The motor expression of two opposing instinctive reactions can lead to a conflict between agonist and antagonist and thus to immobility. Normally the antagonist relaxes while the agonist contracts. A traumatic conflict may cause both muscles to contract and block each other. This can lead to temporary states of immobility, or even to longer-lasting psychosomatic paralysis.

Psychic freezing

This initial physiological freezing often shifts to the psychological level after the traumatic experience. This is because the psychological system tries to avoid intense feelings of hopelessness and panic at all costs. By avoiding confrontation with his/her own negative as well as positive feelings and emotions, the traumatized person feels trapped in his/her psychological numbness. This is how the typical emotional symptoms of a trauma develop: helplessness, fear, closure, depression, horror, anger, and hopelessness.

In the trap

We can roughly divide the fear that underlies immobility into two fears: the fear of entering immobility, which is synonymous with the fear of paralysis, trapping, helplessness, and death; and the fear of coming out of immobility, and thus of the intense energy of feelings based on anger. Because of this double embrace […] immobility blocks its own dissolution, so that this state seems to be unbreakable.”2

However, if the therapist succeeds in decoupling fear and immobility, the time for the traumatized person can move forward again. Thereby s/he can interrupt the feedback loop of horror and paralysis.
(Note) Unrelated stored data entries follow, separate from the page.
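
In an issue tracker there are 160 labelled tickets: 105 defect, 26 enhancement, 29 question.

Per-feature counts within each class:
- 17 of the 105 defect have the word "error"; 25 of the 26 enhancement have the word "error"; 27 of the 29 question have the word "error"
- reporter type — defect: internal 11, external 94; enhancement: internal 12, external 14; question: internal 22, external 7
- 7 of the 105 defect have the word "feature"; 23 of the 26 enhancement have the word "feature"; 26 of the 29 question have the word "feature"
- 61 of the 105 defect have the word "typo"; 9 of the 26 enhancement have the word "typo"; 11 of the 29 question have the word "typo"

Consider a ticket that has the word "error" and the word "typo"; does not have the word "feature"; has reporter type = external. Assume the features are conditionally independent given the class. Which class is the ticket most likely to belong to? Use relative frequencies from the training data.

defect

defect: (105/160) × (17/105) × (94/105) × (98/105) × (61/105) ≈ 0.0515757
enhancement: (26/160) × (25/26) × (14/26) × (3/26) × (9/26) ≈ 0.00336041
question: (29/160) × (27/29) × (7/29) × (3/29) × (11/29) ≈ 0.00159831
Highest score → defect.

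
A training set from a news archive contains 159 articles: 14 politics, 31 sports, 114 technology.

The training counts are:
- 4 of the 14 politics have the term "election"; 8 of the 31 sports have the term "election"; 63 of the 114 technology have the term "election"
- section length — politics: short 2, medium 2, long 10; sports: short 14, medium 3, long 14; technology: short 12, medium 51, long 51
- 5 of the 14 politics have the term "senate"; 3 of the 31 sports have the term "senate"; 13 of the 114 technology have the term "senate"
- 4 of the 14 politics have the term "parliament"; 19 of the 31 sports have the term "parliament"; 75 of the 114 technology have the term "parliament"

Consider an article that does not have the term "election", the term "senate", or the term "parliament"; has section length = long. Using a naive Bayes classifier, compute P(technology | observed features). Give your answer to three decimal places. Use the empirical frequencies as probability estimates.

0.500

politics: (14/159) × (10/14) × (10/14) × (9/14) × (10/14) ≈ 0.0206282
sports: (31/159) × (23/31) × (14/31) × (28/31) × (12/31) ≈ 0.0228409
technology: (114/159) × (51/114) × (51/114) × (101/114) × (39/114) ≈ 0.0434925
P(technology | x) = 0.0434925 / 0.0869616 ≈ 0.500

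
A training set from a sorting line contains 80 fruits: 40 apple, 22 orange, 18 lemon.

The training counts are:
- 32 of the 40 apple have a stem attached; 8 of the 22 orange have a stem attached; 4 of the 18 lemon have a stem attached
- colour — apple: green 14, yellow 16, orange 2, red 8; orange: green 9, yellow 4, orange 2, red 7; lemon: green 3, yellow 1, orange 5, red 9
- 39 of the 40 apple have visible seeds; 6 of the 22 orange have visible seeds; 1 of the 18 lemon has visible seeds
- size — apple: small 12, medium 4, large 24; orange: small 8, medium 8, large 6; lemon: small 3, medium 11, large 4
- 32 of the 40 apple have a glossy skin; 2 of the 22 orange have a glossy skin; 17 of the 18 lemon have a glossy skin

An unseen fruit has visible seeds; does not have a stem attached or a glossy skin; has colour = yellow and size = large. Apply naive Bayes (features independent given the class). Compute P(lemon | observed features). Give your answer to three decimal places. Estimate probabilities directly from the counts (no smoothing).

apple: (40/80) × (8/40) × (16/40) × (39/40) × (24/40) × (8/40) = 0.00468
orange: (22/80) × (14/22) × (4/22) × (6/22) × (6/22) × (20/22) ≈ 0.00215149
lemon: (18/80) × (14/18) × (1/18) × (1/18) × (4/18) × (1/18) ≈ 0.00000666819
P(lemon | x) = 0.00000666819 / 0.00683815819 ≈ 0.001

0.001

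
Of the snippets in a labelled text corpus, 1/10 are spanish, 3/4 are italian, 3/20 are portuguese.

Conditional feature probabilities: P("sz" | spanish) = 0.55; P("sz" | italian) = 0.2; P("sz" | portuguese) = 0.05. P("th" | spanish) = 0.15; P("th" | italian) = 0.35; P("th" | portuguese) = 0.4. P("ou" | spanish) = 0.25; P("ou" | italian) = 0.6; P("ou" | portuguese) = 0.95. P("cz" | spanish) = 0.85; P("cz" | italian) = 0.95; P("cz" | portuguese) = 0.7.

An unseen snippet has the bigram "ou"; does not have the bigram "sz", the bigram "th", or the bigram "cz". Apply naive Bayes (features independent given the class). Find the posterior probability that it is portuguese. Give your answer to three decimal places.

0.650

spanish: 0.1 × (1−0.55) × (1−0.15) × 0.25 × (1−0.85) = 0.001434375
italian: 0.75 × (1−0.2) × (1−0.35) × 0.6 × (1−0.95) = 0.0117
portuguese: 0.15 × (1−0.05) × (1−0.4) × 0.95 × (1−0.7) = 0.0243675
P(portuguese | x) = 0.0243675 / 0.037501875 ≈ 0.650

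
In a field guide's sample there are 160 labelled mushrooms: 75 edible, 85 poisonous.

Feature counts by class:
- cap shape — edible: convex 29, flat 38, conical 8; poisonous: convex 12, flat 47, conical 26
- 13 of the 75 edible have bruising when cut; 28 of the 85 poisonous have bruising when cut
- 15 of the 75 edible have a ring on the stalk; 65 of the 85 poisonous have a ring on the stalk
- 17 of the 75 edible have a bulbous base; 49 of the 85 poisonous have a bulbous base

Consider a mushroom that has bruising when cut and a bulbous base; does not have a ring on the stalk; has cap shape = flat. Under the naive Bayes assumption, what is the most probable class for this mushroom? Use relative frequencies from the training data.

poisonous

edible: (75/160) × (38/75) × (13/75) × (60/75) × (17/75) ≈ 0.00746489
poisonous: (85/160) × (47/85) × (28/85) × (20/85) × (49/85) ≈ 0.0131252
Highest score → poisonous.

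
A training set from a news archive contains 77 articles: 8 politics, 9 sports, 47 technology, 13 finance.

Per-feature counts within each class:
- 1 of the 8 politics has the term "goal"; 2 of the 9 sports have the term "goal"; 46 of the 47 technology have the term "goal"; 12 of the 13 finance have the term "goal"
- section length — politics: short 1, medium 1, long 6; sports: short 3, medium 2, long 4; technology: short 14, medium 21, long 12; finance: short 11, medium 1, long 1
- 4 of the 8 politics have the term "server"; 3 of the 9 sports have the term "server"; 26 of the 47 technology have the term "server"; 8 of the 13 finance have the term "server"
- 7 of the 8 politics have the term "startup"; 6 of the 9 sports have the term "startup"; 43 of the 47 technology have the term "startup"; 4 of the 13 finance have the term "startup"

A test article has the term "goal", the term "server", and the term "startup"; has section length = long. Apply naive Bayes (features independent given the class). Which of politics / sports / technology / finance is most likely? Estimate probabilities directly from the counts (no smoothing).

politics: (8/77) × (1/8) × (6/8) × (4/8) × (7/8) ≈ 0.00426136
sports: (9/77) × (2/9) × (4/9) × (3/9) × (6/9) ≈ 0.00256534
technology: (47/77) × (46/47) × (12/47) × (26/47) × (43/47) ≈ 0.0771963
finance: (13/77) × (12/13) × (1/13) × (8/13) × (4/13) ≈ 0.00226992
Highest score → technology.

technology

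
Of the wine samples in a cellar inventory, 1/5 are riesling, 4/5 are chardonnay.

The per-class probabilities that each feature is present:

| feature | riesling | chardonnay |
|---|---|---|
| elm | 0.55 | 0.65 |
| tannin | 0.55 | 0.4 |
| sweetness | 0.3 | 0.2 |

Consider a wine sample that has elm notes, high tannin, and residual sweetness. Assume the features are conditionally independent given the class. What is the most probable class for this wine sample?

chardonnay

riesling: 0.2 × 0.55 × 0.55 × 0.3 = 0.01815
chardonnay: 0.8 × 0.65 × 0.4 × 0.2 = 0.0416
Highest score → chardonnay.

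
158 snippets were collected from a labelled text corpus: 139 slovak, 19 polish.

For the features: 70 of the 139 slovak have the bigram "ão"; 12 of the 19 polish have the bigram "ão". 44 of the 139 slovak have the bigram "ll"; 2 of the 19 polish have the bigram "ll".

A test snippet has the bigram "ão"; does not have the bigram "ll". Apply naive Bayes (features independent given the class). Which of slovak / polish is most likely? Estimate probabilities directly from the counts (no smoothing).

slovak

slovak: (139/158) × (70/139) × (95/139) ≈ 0.302796
polish: (19/158) × (12/19) × (17/19) ≈ 0.0679547
Highest score → slovak.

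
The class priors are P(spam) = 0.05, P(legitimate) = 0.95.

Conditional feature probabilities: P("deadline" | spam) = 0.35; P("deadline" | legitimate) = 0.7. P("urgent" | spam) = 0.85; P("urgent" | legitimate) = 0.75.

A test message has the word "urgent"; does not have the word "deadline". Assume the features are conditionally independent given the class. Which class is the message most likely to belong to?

legitimate

spam: 0.05 × (1−0.35) × 0.85 = 0.027625
legitimate: 0.95 × (1−0.7) × 0.75 = 0.21375
Highest score → legitimate.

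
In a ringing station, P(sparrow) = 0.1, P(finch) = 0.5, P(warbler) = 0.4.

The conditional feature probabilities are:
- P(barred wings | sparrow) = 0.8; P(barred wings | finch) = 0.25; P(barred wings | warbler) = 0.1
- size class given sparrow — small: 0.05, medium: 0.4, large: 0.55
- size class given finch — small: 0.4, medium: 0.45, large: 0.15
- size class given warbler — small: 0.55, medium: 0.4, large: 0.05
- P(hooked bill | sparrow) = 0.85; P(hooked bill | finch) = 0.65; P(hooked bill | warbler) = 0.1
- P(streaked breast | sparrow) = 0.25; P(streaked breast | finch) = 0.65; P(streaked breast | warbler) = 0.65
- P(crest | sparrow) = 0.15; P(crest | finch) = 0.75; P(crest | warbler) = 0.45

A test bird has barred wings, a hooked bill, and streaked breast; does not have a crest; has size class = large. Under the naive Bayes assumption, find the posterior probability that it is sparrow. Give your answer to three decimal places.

0.795

sparrow: 0.1 × 0.8 × 0.55 × 0.85 × 0.25 × (1−0.15) = 0.0079475
finch: 0.5 × 0.25 × 0.15 × 0.65 × 0.65 × (1−0.75) = 0.00198046875
warbler: 0.4 × 0.1 × 0.05 × 0.1 × 0.65 × (1−0.45) = 0.0000715
P(sparrow | x) = 0.0079475 / 0.00999946875 ≈ 0.795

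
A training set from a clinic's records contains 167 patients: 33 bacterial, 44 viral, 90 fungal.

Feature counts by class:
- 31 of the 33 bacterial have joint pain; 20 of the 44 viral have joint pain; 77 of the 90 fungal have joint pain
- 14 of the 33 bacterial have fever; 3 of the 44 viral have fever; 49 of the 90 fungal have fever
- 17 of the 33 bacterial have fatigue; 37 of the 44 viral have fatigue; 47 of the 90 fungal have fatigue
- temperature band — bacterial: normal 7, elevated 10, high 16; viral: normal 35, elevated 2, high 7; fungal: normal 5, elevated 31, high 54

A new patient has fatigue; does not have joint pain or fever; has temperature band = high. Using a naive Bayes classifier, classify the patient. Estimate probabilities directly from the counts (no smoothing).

bacterial: (33/167) × (2/33) × (19/33) × (17/33) × (16/33) ≈ 0.00172224
viral: (44/167) × (24/44) × (41/44) × (37/44) × (7/44) ≈ 0.0179151
fungal: (90/167) × (13/90) × (41/90) × (47/90) × (54/90) ≈ 0.0111116
Highest score → viral.

viral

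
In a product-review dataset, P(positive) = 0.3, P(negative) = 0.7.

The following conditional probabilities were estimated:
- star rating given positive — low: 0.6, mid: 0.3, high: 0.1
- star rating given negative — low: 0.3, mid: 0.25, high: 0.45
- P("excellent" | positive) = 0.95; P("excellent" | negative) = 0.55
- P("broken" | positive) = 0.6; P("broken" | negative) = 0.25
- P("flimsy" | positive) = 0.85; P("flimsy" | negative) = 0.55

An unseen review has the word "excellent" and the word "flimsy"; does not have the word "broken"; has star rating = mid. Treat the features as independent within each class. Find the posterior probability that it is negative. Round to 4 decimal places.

positive: 0.3 × 0.3 × 0.95 × (1−0.6) × 0.85 = 0.02907
negative: 0.7 × 0.25 × 0.55 × (1−0.25) × 0.55 = 0.039703125
P(negative | x) = 0.039703125 / 0.068773125 ≈ 0.5773

0.5773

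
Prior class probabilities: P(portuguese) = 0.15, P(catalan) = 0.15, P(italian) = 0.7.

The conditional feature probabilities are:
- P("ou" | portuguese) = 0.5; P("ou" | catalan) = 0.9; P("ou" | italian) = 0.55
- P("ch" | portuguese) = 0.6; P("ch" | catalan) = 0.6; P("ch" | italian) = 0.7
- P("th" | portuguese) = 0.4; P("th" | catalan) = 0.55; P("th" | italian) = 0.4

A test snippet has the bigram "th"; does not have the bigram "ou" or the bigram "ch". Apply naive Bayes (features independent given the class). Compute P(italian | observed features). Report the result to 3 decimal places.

portuguese: 0.15 × (1−0.5) × (1−0.6) × 0.4 = 0.012
catalan: 0.15 × (1−0.9) × (1−0.6) × 0.55 = 0.0033
italian: 0.7 × (1−0.55) × (1−0.7) × 0.4 = 0.0378
P(italian | x) = 0.0378 / 0.0531 ≈ 0.712

0.712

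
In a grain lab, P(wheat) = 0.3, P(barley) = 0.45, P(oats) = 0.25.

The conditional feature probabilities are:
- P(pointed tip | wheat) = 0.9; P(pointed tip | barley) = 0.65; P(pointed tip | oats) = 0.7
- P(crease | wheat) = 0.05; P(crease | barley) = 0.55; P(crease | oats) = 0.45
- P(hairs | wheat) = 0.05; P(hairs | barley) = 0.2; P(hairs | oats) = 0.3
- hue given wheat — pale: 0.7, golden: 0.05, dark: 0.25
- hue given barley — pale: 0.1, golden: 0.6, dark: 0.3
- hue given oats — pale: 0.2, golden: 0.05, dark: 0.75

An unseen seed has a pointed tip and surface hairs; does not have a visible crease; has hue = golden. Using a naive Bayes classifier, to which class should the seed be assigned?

barley

wheat: 0.3 × 0.9 × (1−0.05) × 0.05 × 0.05 = 0.00064125
barley: 0.45 × 0.65 × (1−0.55) × 0.2 × 0.6 = 0.015795
oats: 0.25 × 0.7 × (1−0.45) × 0.3 × 0.05 = 0.00144375
Highest score → barley.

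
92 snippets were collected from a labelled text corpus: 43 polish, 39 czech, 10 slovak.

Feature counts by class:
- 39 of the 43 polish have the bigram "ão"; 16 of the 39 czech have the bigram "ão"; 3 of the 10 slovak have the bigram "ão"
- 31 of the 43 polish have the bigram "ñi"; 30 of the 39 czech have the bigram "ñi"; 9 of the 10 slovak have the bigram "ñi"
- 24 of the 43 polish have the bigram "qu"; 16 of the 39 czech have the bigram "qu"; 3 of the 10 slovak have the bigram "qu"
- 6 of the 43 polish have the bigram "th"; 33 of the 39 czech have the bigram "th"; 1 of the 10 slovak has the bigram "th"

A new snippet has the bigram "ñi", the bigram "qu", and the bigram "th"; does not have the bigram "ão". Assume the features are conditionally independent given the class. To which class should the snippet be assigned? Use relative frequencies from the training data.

czech

polish: (43/92) × (4/43) × (31/43) × (24/43) × (6/43) ≈ 0.00244113
czech: (39/92) × (23/39) × (30/39) × (16/39) × (33/39) ≈ 0.0667577
slovak: (10/92) × (7/10) × (9/10) × (3/10) × (1/10) ≈ 0.00205435
Highest score → czech.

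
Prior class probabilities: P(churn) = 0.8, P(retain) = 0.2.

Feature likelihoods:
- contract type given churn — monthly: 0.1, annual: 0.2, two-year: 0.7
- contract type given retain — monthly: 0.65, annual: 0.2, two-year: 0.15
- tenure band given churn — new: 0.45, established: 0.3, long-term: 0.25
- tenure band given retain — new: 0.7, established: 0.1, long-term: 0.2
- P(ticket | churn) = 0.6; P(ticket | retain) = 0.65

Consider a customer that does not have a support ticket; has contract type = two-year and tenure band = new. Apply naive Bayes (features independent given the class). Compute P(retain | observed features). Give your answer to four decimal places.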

The knowledge that everything that happens is finite, and therefore will end sooner or later, makes most experiences bearable. The opposite is also true – we find situations unbearable if we assume that they will never end […]. Trauma is the worst way to experience that something will ‘never end’.”3

Anti-psychotic drugs?

Trauma can manifest itself in sleep disorders, but also in panic attacks, lack of concentration, depressive moods, exhaustion, social withdrawal, and physical symptoms. Complex traumas in early childhood can lead to personality disorders such as borderline. Often Post-traumatic disorders are treated with antipsychotic drugs like mental illness. This means that the symptoms do not have to be questioned in detail. Trauma therapy, on the other hand, can possibly resolve the underlying conflict by linking the symptoms with the patient’s history.

Quick Dispatch

The increasing use [of psychopharmca] does not reflect the real situation. The questions remain open: […] What are the patients concerned about trying to cope with? What internal and external resources are available to them? How do they calm down? Do they have a caring relationship with their own body? And what do they do to promote their physical sensation of power, vitality, and relaxation? Are they capable of dynamic interactions with other people? Who really knows and loves them and takes care of them? […] Do they feel that their life has meaning? What are they particularly good at? How can we help them to feel that they are in control of their own situation?4

However, traumatization is not an illness but a human experience rooted in survival instincts; even if not everyone experiences the same situation as traumatic, anyone can be traumatized. Likewise, the psychological consolidation that is a reaction to the use of violence can be dissolved.

Body-awareness

In trauma therapy for instance massage and yoga asanas can successfully improve body awareness and acceptance of emotions. Since traumatization manifests in psychological, as well as physical tension as well as in numbness towards one’s own feelings and body perceptions.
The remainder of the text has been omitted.